I had no idea that 2,000 miles away, Stanislav Petrov was deciding whether to kill me.
Petrov was the deputy chief for combat algorithms at Serpukhov-15, the nerve center of the Soviet Union’s early-warning system. He was a methodical man, an engineer, a writer of computer code—and not, fortunately for me, a man given to panic. But when the siren went off a little after midnight (Moscow time), even Petrov leaped out of his chair. A red bulb blinked into life on the giant map of the Northern Hemisphere that filled one wall of the control room. It signaled that a missile had been launched from Montana.
Above the map, red letters came to life, spelling out the worst word Petrov knew: “LAUNCH.”
Computers checked and double-checked their data. Again the red lights flashed, this time with more certainty: “LAUNCH—HIGH RELIABILITY.”
You may not be very interested in war, Trotsky is supposed to have said, but war is very interested in you. Cambridge was—and still is—a sleepy university town, far from the seats of power. In 1983, though, it was ringed by air-force bases high on Moscow’s list of targets. If the Soviet General Staff had believed Petrov’s algorithms, I would have been dead within 15 minutes, vaporized in a fireball hotter than the surface of the sun. King’s College and its choir, the cows grazing as punts drifted by, the scholars in their gowns passing the port at High Table—all would have been blasted into radioactive dust.

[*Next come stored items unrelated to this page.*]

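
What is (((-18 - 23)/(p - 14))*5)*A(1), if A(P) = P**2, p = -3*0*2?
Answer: 205/14 ≈ 14.643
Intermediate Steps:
p = 0 (p = 0*2 = 0)
(((-18 - 23)/(p - 14))*5)*A(1) = (((-18 - 23)/(0 - 14))*5)*1**2 = (-41/(-14)*5)*1 = (-41*(-1/14)*5)*1 = ((41/14)*5)*1 = (205/14)*1 = 205/14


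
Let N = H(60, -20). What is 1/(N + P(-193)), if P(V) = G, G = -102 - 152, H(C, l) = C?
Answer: -1/194 ≈ -0.0051546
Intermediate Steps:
G = -254
N = 60
P(V) = -254
1/(N + P(-193)) = 1/(60 - 254) = 1/(-194) = -1/194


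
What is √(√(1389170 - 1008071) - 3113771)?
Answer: √(-3113771 + √381099) ≈ 1764.4*I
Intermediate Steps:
√(√(1389170 - 1008071) - 3113771) = √(√381099 - 3113771) = √(-3113771 + √381099)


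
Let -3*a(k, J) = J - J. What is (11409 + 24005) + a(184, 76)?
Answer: 35414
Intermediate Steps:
a(k, J) = 0 (a(k, J) = -(J - J)/3 = -⅓*0 = 0)
(11409 + 24005) + a(184, 76) = (11409 + 24005) + 0 = 35414 + 0 = 35414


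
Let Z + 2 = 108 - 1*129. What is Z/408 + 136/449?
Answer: 45161/183192 ≈ 0.24652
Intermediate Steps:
Z = -23 (Z = -2 + (108 - 1*129) = -2 + (108 - 129) = -2 - 21 = -23)
Z/408 + 136/449 = -23/408 + 136/449 = 45161/183192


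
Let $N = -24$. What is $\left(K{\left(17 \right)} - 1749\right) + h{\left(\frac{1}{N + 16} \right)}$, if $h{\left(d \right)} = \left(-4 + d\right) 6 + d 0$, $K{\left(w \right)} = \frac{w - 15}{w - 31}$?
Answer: $- \frac{49669}{28} \approx -1773.9$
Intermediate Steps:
$K{\left(w \right)} = \frac{-15 + w}{-31 + w}$
$h{\left(d \right)} = -24 + 6 d$ ($h{\left(d \right)} = \left(-24 + 6 d\right) + 0 = -24 + 6 d$)
$\left(K{\left(17 \right)} - 1749\right) + h{\left(\frac{1}{N + 16} \right)} = \left(\frac{-15 + 17}{-31 + 17} - 1749\right) - \left(24 - \frac{6}{-24 + 16}\right) = \left(\frac{1}{-14} \cdot 2 - 1749\right) - \left(24 - \frac{6}{-8}\right) = \left(\left(- \frac{1}{14}\right) 2 - 1749\right) + \left(-24 + 6 \left(- \frac{1}{8}\right)\right) = \left(- \frac{1}{7} - 1749\right) - \frac{99}{4} = - \frac{12244}{7} - \frac{99}{4} = - \frac{49669}{28}$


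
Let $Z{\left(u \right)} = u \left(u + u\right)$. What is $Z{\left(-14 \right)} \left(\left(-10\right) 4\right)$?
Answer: $-15680$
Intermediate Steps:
$Z{\left(u \right)} = 2 u^{2}$ ($Z{\left(u \right)} = u 2 u = 2 u^{2}$)
$Z{\left(-14 \right)} \left(\left(-10\right) 4\right) = 2 \left(-14\right)^{2} \left(\left(-10\right) 4\right) = 2 \cdot 196 \left(-40\right) = 392 \left(-40\right) = -15680$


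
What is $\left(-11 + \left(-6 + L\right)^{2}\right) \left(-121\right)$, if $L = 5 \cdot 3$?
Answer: $-8470$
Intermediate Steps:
$L = 15$
$\left(-11 + \left(-6 + L\right)^{2}\right) \left(-121\right) = \left(-11 + \left(-6 + 15\right)^{2}\right) \left(-121\right) = \left(-11 + 9^{2}\right) \left(-121\right) = \left(-11 + 81\right) \left(-121\right) = 70 \left(-121\right) = -8470$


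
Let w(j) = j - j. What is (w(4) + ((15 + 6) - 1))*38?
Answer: 760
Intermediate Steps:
w(j) = 0
(w(4) + ((15 + 6) - 1))*38 = (0 + ((15 + 6) - 1))*38 = (0 + (21 - 1))*38 = (0 + 20)*38 = 20*38 = 760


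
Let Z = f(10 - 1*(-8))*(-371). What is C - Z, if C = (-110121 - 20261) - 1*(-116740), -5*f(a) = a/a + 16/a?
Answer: -620197/45 ≈ -13782.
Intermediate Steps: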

If the Soviets had launched only the missiles that they were pointing at military targets (what strategists called a counterforce attack), and if the United States had responded in kind, I would have been one of roughly a hundred million people blown apart, burned up, and poisoned on the first day of the war. But that is probably not what would have happened. Just three months before Petrov’s moment of truth, the U.S. Strategic Concepts Development Center had run a war game to see how the opening stages of a nuclear exchange might go. They found that no player managed to draw the line at counterforce attacks. In every case, they escalated to countervalue attacks, firing on cities as well as silos. And when that happened, the first few days’ death toll rose to around half a billion, with fallout, starvation, and further fighting killing another half billion in the weeks and months that followed.

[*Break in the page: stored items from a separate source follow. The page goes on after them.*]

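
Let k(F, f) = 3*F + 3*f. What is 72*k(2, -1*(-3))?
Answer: 1080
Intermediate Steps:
72*k(2, -1*(-3)) = 72*(3*2 + 3*(-1*(-3))) = 72*(6 + 3*3) = 72*(6 + 9) = 72*15 = 1080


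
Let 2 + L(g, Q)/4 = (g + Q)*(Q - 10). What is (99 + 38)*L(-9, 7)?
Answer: 2192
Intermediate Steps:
L(g, Q) = -8 + 4*(-10 + Q)*(Q + g) (L(g, Q) = -8 + 4*((g + Q)*(Q - 10)) = -8 + 4*((Q + g)*(-10 + Q)) = -8 + 4*((-10 + Q)*(Q + g)) = -8 + 4*(-10 + Q)*(Q + g))
(99 + 38)*L(-9, 7) = (99 + 38)*(-8 - 40*7 - 40*(-9) + 4*7² + 4*7*(-9)) = 137*(-8 - 280 + 360 + 4*49 - 252) = 137*(-8 - 280 + 360 + 196 - 252) = 137*16 = 2192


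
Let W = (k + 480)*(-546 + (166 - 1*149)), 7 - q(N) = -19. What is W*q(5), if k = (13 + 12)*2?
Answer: -7289620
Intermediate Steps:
q(N) = 26 (q(N) = 7 - 1*(-19) = 7 + 19 = 26)
k = 50 (k = 25*2 = 50)
W = -280370 (W = (50 + 480)*(-546 + (166 - 1*149)) = 530*(-546 + (166 - 149)) = 530*(-546 + 17) = 530*(-529) = -280370)
W*q(5) = -280370*26 = -7289620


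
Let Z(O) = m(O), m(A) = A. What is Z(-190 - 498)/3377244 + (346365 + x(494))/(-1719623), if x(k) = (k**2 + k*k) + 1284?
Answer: -705904208387/1451896614753 ≈ -0.48619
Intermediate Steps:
Z(O) = O
x(k) = 1284 + 2*k**2 (x(k) = (k**2 + k**2) + 1284 = 2*k**2 + 1284 = 1284 + 2*k**2)
Z(-190 - 498)/3377244 + (346365 + x(494))/(-1719623) = (-190 - 498)/3377244 + (346365 + (1284 + 2*494**2))/(-1719623) = -688*1/3377244 + (346365 + (1284 + 2*244036))*(-1/1719623) = -172/844311 + (346365 + (1284 + 488072))*(-1/1719623) = -172/844311 + (346365 + 489356)*(-1/1719623) = -172/844311 + 835721*(-1/1719623) = -172/844311 - 835721/1719623 = -705904208387/1451896614753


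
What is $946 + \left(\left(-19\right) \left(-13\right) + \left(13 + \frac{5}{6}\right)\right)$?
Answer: $\frac{7241}{6} \approx 1206.8$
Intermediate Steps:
$946 + \left(\left(-19\right) \left(-13\right) + \left(13 + \frac{5}{6}\right)\right) = 946 + \left(247 + \left(13 + 5 \cdot \frac{1}{6}\right)\right) = 946 + \left(247 + \left(13 + \frac{5}{6}\right)\right) = 946 + \left(247 + \frac{83}{6}\right) = 946 + \frac{1565}{6} = \frac{7241}{6}$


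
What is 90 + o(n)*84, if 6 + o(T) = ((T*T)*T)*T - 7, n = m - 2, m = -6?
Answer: 343062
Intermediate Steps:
n = -8 (n = -6 - 2 = -8)
o(T) = -13 + T**4 (o(T) = -6 + (((T*T)*T)*T - 7) = -6 + ((T**2*T)*T - 7) = -6 + (T**3*T - 7) = -6 + (T**4 - 7) = -6 + (-7 + T**4) = -13 + T**4)
90 + o(n)*84 = 90 + (-13 + (-8)**4)*84 = 90 + (-13 + 4096)*84 = 90 + 4083*84 = 90 + 342972 = 343062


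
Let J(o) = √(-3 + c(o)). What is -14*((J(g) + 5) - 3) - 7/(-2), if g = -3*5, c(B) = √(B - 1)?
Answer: -77/2 - 28*I ≈ -38.5 - 28.0*I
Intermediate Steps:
c(B) = √(-1 + B)
g = -15
J(o) = √(-3 + √(-1 + o))
-14*((J(g) + 5) - 3) - 7/(-2) = -14*((√(-3 + √(-1 - 15)) + 5) - 3) - 7/(-2) = -14*((√(-3 + √(-16)) + 5) - 3) - 7*(-½) = -14*((√(-3 + 4*I) + 5) - 3) + 7/2 = -14*(((1 + 2*I) + 5) - 3) + 7/2 = -14*((6 + 2*I) - 3) + 7/2 = -14*(3 + 2*I) + 7/2 = (-42 - 28*I) + 7/2 = -77/2 - 28*I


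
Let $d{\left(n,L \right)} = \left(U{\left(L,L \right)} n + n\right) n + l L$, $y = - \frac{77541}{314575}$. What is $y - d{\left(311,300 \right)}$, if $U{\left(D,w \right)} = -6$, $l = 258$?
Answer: $\frac{127781860334}{314575} \approx 4.0621 \cdot 10^{5}$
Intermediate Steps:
$y = - \frac{77541}{314575}$ ($y = \left(-77541\right) \frac{1}{314575} = - \frac{77541}{314575} \approx -0.24649$)
$d{\left(n,L \right)} = - 5 n^{2} + 258 L$ ($d{\left(n,L \right)} = \left(- 6 n + n\right) n + 258 L = - 5 n n + 258 L = - 5 n^{2} + 258 L$)
$y - d{\left(311,300 \right)} = - \frac{77541}{314575} - \left(- 5 \cdot 311^{2} + 258 \cdot 300\right) = - \frac{77541}{314575} - \left(\left(-5\right) 96721 + 77400\right) = - \frac{77541}{314575} - \left(-483605 + 77400\right) = - \frac{77541}{314575} - -406205 = - \frac{77541}{314575} + 406205 = \frac{127781860334}{314575}$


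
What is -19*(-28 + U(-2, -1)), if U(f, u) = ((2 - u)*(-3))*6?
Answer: 1558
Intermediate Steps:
U(f, u) = -36 + 18*u (U(f, u) = (-6 + 3*u)*6 = -36 + 18*u)
-19*(-28 + U(-2, -1)) = -19*(-28 + (-36 + 18*(-1))) = -19*(-28 + (-36 - 18)) = -19*(-28 - 54) = -19*(-82) = 1558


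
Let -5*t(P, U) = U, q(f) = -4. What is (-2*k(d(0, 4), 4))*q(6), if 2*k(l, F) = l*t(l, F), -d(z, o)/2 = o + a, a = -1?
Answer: 96/5 ≈ 19.200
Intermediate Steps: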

Back in the real world, however, Petrov did draw a line. He later admitted to having been so scared that his legs gave way under him, but he still trusted his instincts over his algorithms. Going with his gut, he told the duty officer that this was a false alarm. The missile-attack message was stopped before it worked its way up the chain of command. Twelve thousand Soviet warheads stayed in their silos; a billion of us lived to fight another day.

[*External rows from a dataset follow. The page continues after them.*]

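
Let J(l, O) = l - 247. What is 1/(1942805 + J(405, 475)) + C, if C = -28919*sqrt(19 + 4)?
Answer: 1/1942963 - 28919*sqrt(23) ≈ -1.3869e+5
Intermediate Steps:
J(l, O) = -247 + l
C = -28919*sqrt(23) ≈ -1.3869e+5
1/(1942805 + J(405, 475)) + C = 1/(1942805 + (-247 + 405)) - 28919*sqrt(23) = 1/(1942805 + 158) - 28919*sqrt(23) = 1/1942963 - 28919*sqrt(23)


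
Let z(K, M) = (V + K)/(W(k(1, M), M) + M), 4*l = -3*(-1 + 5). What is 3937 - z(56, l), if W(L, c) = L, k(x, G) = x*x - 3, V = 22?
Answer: 19763/5 ≈ 3952.6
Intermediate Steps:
l = -3 (l = (-3*(-1 + 5))/4 = (-3*4)/4 = (1/4)*(-12) = -3)
k(x, G) = -3 + x**2 (k(x, G) = x**2 - 3 = -3 + x**2)
z(K, M) = (22 + K)/(-2 + M) (z(K, M) = (22 + K)/((-3 + 1**2) + M) = (22 + K)/((-3 + 1) + M) = (22 + K)/(-2 + M))
3937 - z(56, l) = 3937 - (22 + 56)/(-2 - 3) = 3937 - 78/(-5) = 3937 - (-1)*78/5 = 3937 - 1*(-78/5) = 3937 + 78/5 = 19763/5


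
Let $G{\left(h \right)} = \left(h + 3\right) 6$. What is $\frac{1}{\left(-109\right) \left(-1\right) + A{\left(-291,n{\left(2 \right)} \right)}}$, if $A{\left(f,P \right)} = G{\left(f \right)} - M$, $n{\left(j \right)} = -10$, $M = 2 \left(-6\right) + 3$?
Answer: $- \frac{1}{1610} \approx -0.00062112$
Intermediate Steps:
$M = -9$ ($M = -12 + 3 = -9$)
$G{\left(h \right)} = 18 + 6 h$ ($G{\left(h \right)} = \left(3 + h\right) 6 = 18 + 6 h$)
$A{\left(f,P \right)} = 27 + 6 f$ ($A{\left(f,P \right)} = \left(18 + 6 f\right) - -9 = \left(18 + 6 f\right) + 9 = 27 + 6 f$)
$\frac{1}{\left(-109\right) \left(-1\right) + A{\left(-291,n{\left(2 \right)} \right)}} = \frac{1}{\left(-109\right) \left(-1\right) + \left(27 + 6 \left(-291\right)\right)} = \frac{1}{109 + \left(27 - 1746\right)} = \frac{1}{109 - 1719} = \frac{1}{-1610} = - \frac{1}{1610}$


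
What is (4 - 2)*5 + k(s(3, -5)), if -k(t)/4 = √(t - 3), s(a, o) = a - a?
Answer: 10 - 4*I*√3 ≈ 10.0 - 6.9282*I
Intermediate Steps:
s(a, o) = 0
k(t) = -4*√(-3 + t) (k(t) = -4*√(t - 3) = -4*√(-3 + t))
(4 - 2)*5 + k(s(3, -5)) = (4 - 2)*5 - 4*√(-3 + 0) = 2*5 - 4*I*√3 = 10 - 4*I*√3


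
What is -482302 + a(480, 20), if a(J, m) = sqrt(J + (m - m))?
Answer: -482302 + 4*sqrt(30) ≈ -4.8228e+5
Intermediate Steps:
a(J, m) = sqrt(J) (a(J, m) = sqrt(J + 0) = sqrt(J))
-482302 + a(480, 20) = -482302 + sqrt(480) = -482302 + 4*sqrt(30)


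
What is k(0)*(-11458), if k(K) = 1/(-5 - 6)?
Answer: 11458/11 ≈ 1041.6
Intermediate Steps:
k(K) = -1/11 (k(K) = 1/(-11) = -1/11)
k(0)*(-11458) = -1/11*(-11458) = 11458/11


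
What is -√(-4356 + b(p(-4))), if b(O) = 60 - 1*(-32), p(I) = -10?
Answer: -2*I*√1066 ≈ -65.299*I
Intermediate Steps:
b(O) = 92 (b(O) = 60 + 32 = 92)
-√(-4356 + b(p(-4))) = -√(-4356 + 92) = -√(-4264) = -2*I*√1066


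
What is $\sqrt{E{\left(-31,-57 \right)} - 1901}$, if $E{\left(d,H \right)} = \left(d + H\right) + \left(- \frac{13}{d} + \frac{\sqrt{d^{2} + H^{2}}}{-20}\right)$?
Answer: $\frac{\sqrt{-191102600 - 4805 \sqrt{4210}}}{310} \approx 44.63 i$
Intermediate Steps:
$E{\left(d,H \right)} = H + d - \frac{13}{d} - \frac{\sqrt{H^{2} + d^{2}}}{20}$ ($E{\left(d,H \right)} = \left(H + d\right) + \left(- \frac{13}{d} + \sqrt{H^{2} + d^{2}} \left(- \frac{1}{20}\right)\right) = \left(H + d\right) - \left(\frac{13}{d} + \frac{\sqrt{H^{2} + d^{2}}}{20}\right) = H + d - \frac{13}{d} - \frac{\sqrt{H^{2} + d^{2}}}{20}$)
$\sqrt{E{\left(-31,-57 \right)} - 1901} = \sqrt{\left(-57 - 31 - \frac{13}{-31} - \frac{\sqrt{\left(-57\right)^{2} + \left(-31\right)^{2}}}{20}\right) - 1901} = \sqrt{\left(-57 - 31 - - \frac{13}{31} - \frac{\sqrt{3249 + 961}}{20}\right) - 1901} = \sqrt{\left(-57 - 31 + \frac{13}{31} - \frac{\sqrt{4210}}{20}\right) - 1901} = \sqrt{\left(- \frac{2715}{31} - \frac{\sqrt{4210}}{20}\right) - 1901} = \sqrt{- \frac{61646}{31} - \frac{\sqrt{4210}}{20}}$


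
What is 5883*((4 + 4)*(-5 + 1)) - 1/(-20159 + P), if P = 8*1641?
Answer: -1323627935/7031 ≈ -1.8826e+5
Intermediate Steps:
P = 13128
5883*((4 + 4)*(-5 + 1)) - 1/(-20159 + P) = 5883*((4 + 4)*(-5 + 1)) - 1/(-20159 + 13128) = 5883*(8*(-4)) - 1/(-7031) = 5883*(-32) - 1*(-1/7031) = -188256 + 1/7031 = -1323627935/7031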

A world like this—in which Armageddon hung on shoddy engineering and the snap judgments of computer programmers—had surely gone mad. People cried out for answers, and on both sides of the Iron Curtain the young turned away from aging, compromised politicians toward louder voices. Speaking for a new post-baby-boom generation, Bruce Springsteen took the greatest of the Vietnam-era protest songs—Edwin Starr’s Motown classic “War”—and sent a supercharged cover version back into the top 10:
Huh, good God.
What is it good for?
Friend only to the undertaker....
War is mass murder, and yet, in perhaps the greatest paradox in history, war has nevertheless been the undertaker’s worst enemy. Contrary to what the song says, war has been good for something: over the long run, it has made humanity safer and richer.
There are four parts to the case I will make. The first is that by fighting wars, people have created larger, more organized societies that have reduced the risk that their members will die violently.
This observation rests on one of the major findings of archaeologists and anthropologists over the last century: that Stone Age societies were typically tiny. Chiefly because of the challenges of finding food, people lived in bands of a few dozen, villages of a few hundred, or (very occasionally) towns of a few thousand members. These communities did not need much in the way of internal organization and tended to live on terms of suspicion or even hostility with outsiders.
People generally worked out their differences peacefully, but if someone decided to use force, there were far fewer constraints on him—or, occasionally, her—than the citizens of modern states are used to. Most of the killing was on a small scale, in vendettas and incessant raiding, although once in a while violence might disrupt an entire band or village so badly that disease and starvation wiped all its members out. But because populations were also small, the steady drip of low-level violence took an appalling toll. By most estimates, 10 to 20 percent of all the people who lived in Stone Age societies died at the hands of other humans.